George’s first marriage to Pattie Boyd may be best remembered these days for how it ended (specifically with her leaving him for Eric Clapton), but for the first few years she was very much part of George’s spiritual journey, sharing his interest in meditation and Indian music. In fact, it was Pattie who introduced The Beatles to the Maharishi, having attended one of his lectures on Transcendental Meditation, which culminated in them all going to his seminar in Bangor.

As with the other women in The Beatles’ lives, Pattie inspired some of her husband’s most beautiful songs, most notably ‘Something’ (even though George later denied he was referring to her in the lyrics).

After his divorce from Pattie, George’s second wife Olivia entered his life. She worked for his Dark Horse record label in Los Angeles, and they immediately hit it off. Olivia and George were on the same wavelength spiritually, and this provided a strong foundation for their relationship, which lasted almost three decades (until his death in 2001).

Olivia quite literally saved George’s life, when an intruder broke into their home in 1999 and stabbed him several times. She managed to fight the attacker off and prevent him from doing any further damage. Since George’s passing, she has dedicated much of her time to preserving his legacy and is a director of his charity, the Material World Foundation. As well as this, she and the other Beatle wives (Yoko Ono, Linda McCartney and Barbara Bach) launched their own charity in 1990, the Romanian Angel Appeal.

Maureen Cox had the distinction of being the only original Beatles fan from Liverpool who actually got to marry a Beatle. She and Ringo tied the knot in 1965 and were very happy for the first few years, but things started to sour around the time of The Beatles’ break-up. Maureen was probably the most traditional of all the Beatle wives; she stayed at home and looked after the children, and always had a meal ready for Ringo when he returned from a day at the studio. Nonetheless, she seemed quite content to do so.

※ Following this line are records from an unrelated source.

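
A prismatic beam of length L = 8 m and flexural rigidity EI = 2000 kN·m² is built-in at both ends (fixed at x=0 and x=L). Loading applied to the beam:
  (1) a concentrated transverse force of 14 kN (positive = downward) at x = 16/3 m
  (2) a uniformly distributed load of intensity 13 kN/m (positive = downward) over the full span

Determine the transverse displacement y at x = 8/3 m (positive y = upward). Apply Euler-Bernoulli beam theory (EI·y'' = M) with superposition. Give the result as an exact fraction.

y(8/3) = -3488/54675 m

Load 1 — point force P=14 kN at a=16/3 m (b=L-a=8/3):
  y_1 = -Pb²x²(3aL-(3a+b)x)/(6L³EI)  [x≤a] = -14·(8/3)²·(8/3)²·(3·(16/3)·8-(3·(16/3)+(8/3))·(8/3))/(6·8³·2000) = -2464/273375 m
Load 2 — uniform load w=13 kN/m over full span:
  y_2 = -wx²(L-x)²/(24EI) = -13·(8/3)²·(8-(8/3))²/(24·2000) = -1664/30375 m
Superposition: y = Σ y_i = -3488/54675 m ≈ -0.063795 m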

She was close to the other wives, Cynthia and Pattie, and they would frequently socialise together. Everyone seemed to like Maureen, in fact, and Paul McCartney thanks her at the end of the rooftop performance of ‘Get Back’, on which her enthusiastic cheers can clearly be heard. Despite their difficult divorce, Ringo remained close to Maureen and was deeply upset when she died of leukaemia in 1994. He and their children were present at the time, along with her second husband and daughter. Paul, too, was saddened by her passing and wrote the song ‘Little Willow’ in her memory.

Ringo met actress Barbara Bach on the set of the movie Caveman, and they married in 1981. At the time, some thought it an unlikely pairing — the Beatle and the Bond Girl — but their relationship endures to this day, despite some bumps in the road. They each had their struggles with alcoholism, but they got through it and are now arguably stronger than ever.

It seems there’s no great secret, with Barbara remarking in a 2015 interview with People, “I love the man, and that’s it.” Ringo added in the same interview, “I think I love Barbara as much today as I did when we met — and I’m beyond blessed that she loves me and we’re still together.”